What I have decided works for me, is the all in twos. I find that the all in ones are too bulky, and they take forever to dry. I also find that they hold more moisture and of course they cost more. Plus the inserts are really thin, and wave up like a potato chip.
We only have one, and I use it last everyday, because I hate them.
Also, I still haven't found a liner I like best. If I had to choose, it would be the prefolds. For some reason they seem to hold moisture the best.
It's important that I say here too, it's going to take you a couple weeks to decide if you really want to stick with cloth diapering. So give it at least that. They are going to leak, you are going to have to hook up a sprayer system to your toilet or to your wash tub to clean them before they go in the wash. Every once and a while you are going to have to strip them of all of the detergent. It's going to take a while for you to figure out the whole system.
And it's going to take a while for you to figure out if you are indeed saving money.

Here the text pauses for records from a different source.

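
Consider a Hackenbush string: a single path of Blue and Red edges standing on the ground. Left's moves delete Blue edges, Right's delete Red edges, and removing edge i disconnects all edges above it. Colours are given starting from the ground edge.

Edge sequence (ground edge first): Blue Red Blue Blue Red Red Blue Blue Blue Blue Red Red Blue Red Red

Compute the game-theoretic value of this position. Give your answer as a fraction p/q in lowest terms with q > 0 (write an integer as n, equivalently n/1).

13257/16384

Recurse on prefixes of the 15-edge string Blue Red Blue Blue Red Red Blue Blue Blue Blue Red Red Blue Red Red:
1 of 15 · B · max L 0 · min R +∞ — 1
2 of 15 · BR · max L 0 · min R 1 — 1/2
3 of 15 · BRB · max L 1/2 · min R 1 — 3/4
4 of 15 · BRBB · max L 3/4 · min R 1 — 7/8
5 of 15 · BRBBR · max L 3/4 · min R 7/8 — 13/16
6 of 15 · BRBBRR · max L 3/4 · min R 13/16 — 25/32
7 of 15 · BRBBRRB · max L 25/32 · min R 13/16 — 51/64
8 of 15 · BRBBRRBB · max L 51/64 · min R 13/16 — 103/128
9 of 15 · BRBBRRBBB · max L 103/128 · min R 13/16 — 207/256
10 of 15 · BRBBRRBBBB · max L 207/256 · min R 13/16 — 415/512
11 of 15 · BRBBRRBBBBR · max L 207/256 · min R 415/512 — 829/1024
12 of 15 · BRBBRRBBBBRR · max L 207/256 · min R 829/1024 — 1657/2048
13 of 15 · BRBBRRBBBBRRB · max L 1657/2048 · min R 829/1024 — 3315/4096
14 of 15 · BRBBRRBBBBRRBR · max L 1657/2048 · min R 3315/4096 — 6629/8192
15 of 15 · BRBBRRBBBBRRBRR · max L 1657/2048 · min R 6629/8192 — 13257/16384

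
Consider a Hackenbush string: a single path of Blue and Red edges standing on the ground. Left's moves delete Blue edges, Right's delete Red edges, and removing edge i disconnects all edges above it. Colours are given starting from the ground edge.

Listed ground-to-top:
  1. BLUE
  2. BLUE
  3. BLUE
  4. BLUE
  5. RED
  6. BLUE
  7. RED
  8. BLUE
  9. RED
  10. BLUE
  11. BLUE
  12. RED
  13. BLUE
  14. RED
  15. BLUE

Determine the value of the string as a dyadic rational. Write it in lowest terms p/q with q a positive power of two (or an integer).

7531/2048

Prefix values for BLUE BLUE BLUE BLUE RED BLUE RED BLUE RED BLUE BLUE RED BLUE RED BLUE via {L|R} + simplicity:
step 1: add BLUE to get B; options L={ 0 } R={ — } ⇒ 1
step 2: add BLUE to get BB; options L={ 0,1 } R={ — } ⇒ 2
step 3: add BLUE to get BBB; options L={ 0,1,2 } R={ — } ⇒ 3
step 4: add BLUE to get BBBB; options L={ 0,1,2,3 } R={ — } ⇒ 4
step 5: add RED to get BBBBR; options L={ 0,1,2,3 } R={ 4 } ⇒ 7/2
step 6: add BLUE to get BBBBRB; options L={ 0,1,2,3,7/2 } R={ 4 } ⇒ 15/4
step 7: add RED to get BBBBRBR; options L={ 0,1,2,3,7/2 } R={ 15/4,4 } ⇒ 29/8
step 8: add BLUE to get BBBBRBRB; options L={ 0,1,2,3,7/2,29/8 } R={ 15/4,4 } ⇒ 59/16
step 9: add RED to get BBBBRBRBR; options L={ 0,1,2,3,7/2,29/8 } R={ 59/16,15/4,4 } ⇒ 117/32
step 10: add BLUE to get BBBBRBRBRB; options L={ 0,1,2,3,7/2,29/8,117/32 } R={ 59/16,15/4,4 } ⇒ 235/64
step 11: add BLUE to get BBBBRBRBRBB; options L={ 0,1,2,3,7/2,29/8,117/32,235/64 } R={ 59/16,15/4,4 } ⇒ 471/128
step 12: add RED to get BBBBRBRBRBBR; options L={ 0,1,2,3,7/2,29/8,117/32,235/64 } R={ 471/128,59/16,15/4,4 } ⇒ 941/256
step 13: add BLUE to get BBBBRBRBRBBRB; options L={ 0,1,2,3,7/2,29/8,117/32,235/64,941/256 } R={ 471/128,59/16,15/4,4 } ⇒ 1883/512
step 14: add RED to get BBBBRBRBRBBRBR; options L={ 0,1,2,3,7/2,29/8,117/32,235/64,941/256 } R={ 1883/512,471/128,59/16,15/4,4 } ⇒ 3765/1024
step 15: add BLUE to get BBBBRBRBRBBRBRB; options L={ 0,1,2,3,7/2,29/8,117/32,235/64,941/256,3765/1024 } R={ 1883/512,471/128,59/16,15/4,4 } ⇒ 7531/2048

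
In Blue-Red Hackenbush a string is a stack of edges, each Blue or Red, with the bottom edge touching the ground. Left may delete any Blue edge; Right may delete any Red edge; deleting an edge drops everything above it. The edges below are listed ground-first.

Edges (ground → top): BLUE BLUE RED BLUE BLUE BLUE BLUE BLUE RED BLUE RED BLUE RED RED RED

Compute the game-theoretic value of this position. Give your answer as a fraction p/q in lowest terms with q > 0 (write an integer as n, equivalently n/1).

B: Left { 0 }, Right { — } = simplest 1
BB: Left { 0 1 }, Right { — } = simplest 2
BBR: Left { 0 1 }, Right { 2 } = simplest 3/2
BBRB: Left { 0 1 3/2 }, Right { 2 } = simplest 7/4
BBRBB: Left { 0 1 3/2 7/4 }, Right { 2 } = simplest 15/8
BBRBBB: Left { 0 1 3/2 7/4 15/8 }, Right { 2 } = simplest 31/16
BBRBBBB: Left { 0 1 3/2 7/4 15/8 31/16 }, Right { 2 } = simplest 63/32
BBRBBBBB: Left { 0 1 3/2 7/4 15/8 31/16 63/32 }, Right { 2 } = simplest 127/64
BBRBBBBBR: Left { 0 1 3/2 7/4 15/8 31/16 63/32 }, Right { 127/64 2 } = simplest 253/128
BBRBBBBBRB: Left { 0 1 3/2 7/4 15/8 31/16 63/32 253/128 }, Right { 127/64 2 } = simplest 507/256
BBRBBBBBRBR: Left { 0 1 3/2 7/4 15/8 31/16 63/32 253/128 }, Right { 507/256 127/64 2 } = simplest 1013/512
BBRBBBBBRBRB: Left { 0 1 3/2 7/4 15/8 31/16 63/32 253/128 1013/512 }, Right { 507/256 127/64 2 } = simplest 2027/1024
BBRBBBBBRBRBR: Left { 0 1 3/2 7/4 15/8 31/16 63/32 253/128 1013/512 }, Right { 2027/1024 507/256 127/64 2 } = simplest 4053/2048
BBRBBBBBRBRBRR: Left { 0 1 3/2 7/4 15/8 31/16 63/32 253/128 1013/512 }, Right { 4053/2048 2027/1024 507/256 127/64 2 } = simplest 8105/4096
BBRBBBBBRBRBRRR: Left { 0 1 3/2 7/4 15/8 31/16 63/32 253/128 1013/512 }, Right { 8105/4096 4053/2048 2027/1024 507/256 127/64 2 } = simplest 16209/8192

16209/8192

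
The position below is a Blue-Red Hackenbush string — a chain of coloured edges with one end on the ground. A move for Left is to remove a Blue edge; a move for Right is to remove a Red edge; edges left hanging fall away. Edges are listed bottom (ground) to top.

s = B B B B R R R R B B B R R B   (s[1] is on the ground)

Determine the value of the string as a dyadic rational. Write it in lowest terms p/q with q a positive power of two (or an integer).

3187/1024

Build G(s[:k]) for k = 1..14, string s = B B B B R R R R B B B R R B.
G(B) = { 0 |  } — 1
G(BB) = { 0 1 |  } — 2
G(BBB) = { 0 1 2 |  } — 3
G(BBBB) = { 0 1 2 3 |  } — 4
G(BBBBR) = { 0 1 2 3 | 4 } — 7/2
G(BBBBRR) = { 0 1 2 3 | 7/2 4 } — 13/4
G(BBBBRRR) = { 0 1 2 3 | 13/4 7/2 4 } — 25/8
G(BBBBRRRR) = { 0 1 2 3 | 25/8 13/4 7/2 4 } — 49/16
G(BBBBRRRRB) = { 0 1 2 3 49/16 | 25/8 13/4 7/2 4 } — 99/32
G(BBBBRRRRBB) = { 0 1 2 3 49/16 99/32 | 25/8 13/4 7/2 4 } — 199/64
G(BBBBRRRRBBB) = { 0 1 2 3 49/16 99/32 199/64 | 25/8 13/4 7/2 4 } — 399/128
G(BBBBRRRRBBBR) = { 0 1 2 3 49/16 99/32 199/64 | 399/128 25/8 13/4 7/2 4 } — 797/256
G(BBBBRRRRBBBRR) = { 0 1 2 3 49/16 99/32 199/64 | 797/256 399/128 25/8 13/4 7/2 4 } — 1593/512
G(BBBBRRRRBBBRRB) = { 0 1 2 3 49/16 99/32 199/64 1593/512 | 797/256 399/128 25/8 13/4 7/2 4 } — 3187/1024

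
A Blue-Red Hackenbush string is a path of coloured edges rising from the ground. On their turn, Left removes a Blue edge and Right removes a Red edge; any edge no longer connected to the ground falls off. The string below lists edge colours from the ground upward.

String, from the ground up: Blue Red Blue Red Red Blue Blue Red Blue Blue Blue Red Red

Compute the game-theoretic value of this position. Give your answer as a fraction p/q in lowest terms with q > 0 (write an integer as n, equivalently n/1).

1 of 13 · B · max L 0 · min R +∞ so 1
2 of 13 · BR · max L 0 · min R 1 so 1/2
3 of 13 · BRB · max L 1/2 · min R 1 so 3/4
4 of 13 · BRBR · max L 1/2 · min R 3/4 so 5/8
5 of 13 · BRBRR · max L 1/2 · min R 5/8 so 9/16
6 of 13 · BRBRRB · max L 9/16 · min R 5/8 so 19/32
7 of 13 · BRBRRBB · max L 19/32 · min R 5/8 so 39/64
8 of 13 · BRBRRBBR · max L 19/32 · min R 39/64 so 77/128
9 of 13 · BRBRRBBRB · max L 77/128 · min R 39/64 so 155/256
10 of 13 · BRBRRBBRBB · max L 155/256 · min R 39/64 so 311/512
11 of 13 · BRBRRBBRBBB · max L 311/512 · min R 39/64 so 623/1024
12 of 13 · BRBRRBBRBBBR · max L 311/512 · min R 623/1024 so 1245/2048
13 of 13 · BRBRRBBRBBBRR · max L 311/512 · min R 1245/2048 so 2489/4096

2489/4096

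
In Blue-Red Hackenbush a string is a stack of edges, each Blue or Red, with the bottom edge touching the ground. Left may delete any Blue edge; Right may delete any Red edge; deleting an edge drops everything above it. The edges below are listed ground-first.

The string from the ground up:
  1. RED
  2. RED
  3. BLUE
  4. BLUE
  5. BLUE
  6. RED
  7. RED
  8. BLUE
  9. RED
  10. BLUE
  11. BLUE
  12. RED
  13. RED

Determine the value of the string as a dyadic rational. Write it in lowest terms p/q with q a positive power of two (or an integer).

g(R) = { none | 0 } -> -1
g(RR) = { none | -1, 0 } -> -2
g(RRB) = { -2 | -1, 0 } -> -3/2
g(RRBB) = { -2, -3/2 | -1, 0 } -> -5/4
g(RRBBB) = { -2, -3/2, -5/4 | -1, 0 } -> -9/8
g(RRBBBR) = { -2, -3/2, -5/4 | -9/8, -1, 0 } -> -19/16
g(RRBBBRR) = { -2, -3/2, -5/4 | -19/16, -9/8, -1, 0 } -> -39/32
g(RRBBBRRB) = { -2, -3/2, -5/4, -39/32 | -19/16, -9/8, -1, 0 } -> -77/64
g(RRBBBRRBR) = { -2, -3/2, -5/4, -39/32 | -77/64, -19/16, -9/8, -1, 0 } -> -155/128
g(RRBBBRRBRB) = { -2, -3/2, -5/4, -39/32, -155/128 | -77/64, -19/16, -9/8, -1, 0 } -> -309/256
g(RRBBBRRBRBB) = { -2, -3/2, -5/4, -39/32, -155/128, -309/256 | -77/64, -19/16, -9/8, -1, 0 } -> -617/512
g(RRBBBRRBRBBR) = { -2, -3/2, -5/4, -39/32, -155/128, -309/256 | -617/512, -77/64, -19/16, -9/8, -1, 0 } -> -1235/1024
g(RRBBBRRBRBBRR) = { -2, -3/2, -5/4, -39/32, -155/128, -309/256 | -1235/1024, -617/512, -77/64, -19/16, -9/8, -1, 0 } -> -2471/2048

-2471/2048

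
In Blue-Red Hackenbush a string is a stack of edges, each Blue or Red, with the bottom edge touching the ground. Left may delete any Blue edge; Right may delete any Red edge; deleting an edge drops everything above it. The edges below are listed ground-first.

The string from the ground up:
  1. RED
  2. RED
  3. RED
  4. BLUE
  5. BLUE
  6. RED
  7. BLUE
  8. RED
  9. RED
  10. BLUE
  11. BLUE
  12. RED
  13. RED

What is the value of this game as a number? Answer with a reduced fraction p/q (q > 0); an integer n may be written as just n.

edge 1 of 13 (RED): { (no moves) | 0 } — -1
edge 2 of 13 (RED): { (no moves) | -1 0 } — -2
edge 3 of 13 (RED): { (no moves) | -2 -1 0 } — -3
edge 4 of 13 (BLUE): { -3 | -2 -1 0 } — -5/2
edge 5 of 13 (BLUE): { -3 -5/2 | -2 -1 0 } — -9/4
edge 6 of 13 (RED): { -3 -5/2 | -9/4 -2 -1 0 } — -19/8
edge 7 of 13 (BLUE): { -3 -5/2 -19/8 | -9/4 -2 -1 0 } — -37/16
edge 8 of 13 (RED): { -3 -5/2 -19/8 | -37/16 -9/4 -2 -1 0 } — -75/32
edge 9 of 13 (RED): { -3 -5/2 -19/8 | -75/32 -37/16 -9/4 -2 -1 0 } — -151/64
edge 10 of 13 (BLUE): { -3 -5/2 -19/8 -151/64 | -75/32 -37/16 -9/4 -2 -1 0 } — -301/128
edge 11 of 13 (BLUE): { -3 -5/2 -19/8 -151/64 -301/128 | -75/32 -37/16 -9/4 -2 -1 0 } — -601/256
edge 12 of 13 (RED): { -3 -5/2 -19/8 -151/64 -301/128 | -601/256 -75/32 -37/16 -9/4 -2 -1 0 } — -1203/512
edge 13 of 13 (RED): { -3 -5/2 -19/8 -151/64 -301/128 | -1203/512 -601/256 -75/32 -37/16 -9/4 -2 -1 0 } — -2407/1024

-2407/1024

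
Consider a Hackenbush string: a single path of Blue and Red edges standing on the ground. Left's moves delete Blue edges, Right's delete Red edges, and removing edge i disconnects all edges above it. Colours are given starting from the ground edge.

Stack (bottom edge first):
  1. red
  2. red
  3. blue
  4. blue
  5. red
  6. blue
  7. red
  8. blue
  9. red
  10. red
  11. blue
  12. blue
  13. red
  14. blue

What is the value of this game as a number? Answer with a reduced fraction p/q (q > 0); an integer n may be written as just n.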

You will have to sit down and see if the amount of money spent on the water, the diapers the liners and everything else will save you or cost you.
Here are some cloth diapering nuggets of wisdom I wanna pass along to you....
- Diaper rash cream supposedly makes them leak
- They smell realllllllllllllll bad if you don't wash them immediately.
(esp if you keep them in a closed lid hamper. I learned that the hard way)
- You'll prolly bank on washing them every other day
- It's kinda awesome when your disposable pile takes forever to dwindle
- You'll use your Diaper Genie wayyyy less and save on refills
- Don't use cloth in the first two weeks. The Meconium will never come out of them.
- Get a scrub brush for the poopy ones. Breast milk poo stains cloth.
- Expect people to be resistant to the idea of you cloth diapering your baby. Expect them to give you all sorts of reasons not to.
- Always have a change of clothes, because cloth leaks.
- Cloth diapers barely fit under your babies clothes. Also cloth makes your baby look like an old man with a dumpy gut.
- If you use all in twos, pre assemble them before you need them
- Oh, and change cloth diapers a little more often than disposable, which is about every two hours. It doesn't wick the moisture away all that well.
- And a freebie from my friend Lauren; Use a cloth with essential oils in the bottom of your cloth pail, and in your cloth away from home bag. Your nose will thank you.
I could tell you six million other things about cloth diapering. Really, this blog could go on for hours.
But you know, read this, take what you will from it, and as I learned from Lauren, as with everything else in child raring, you don't have to take cloth diapering so seriously.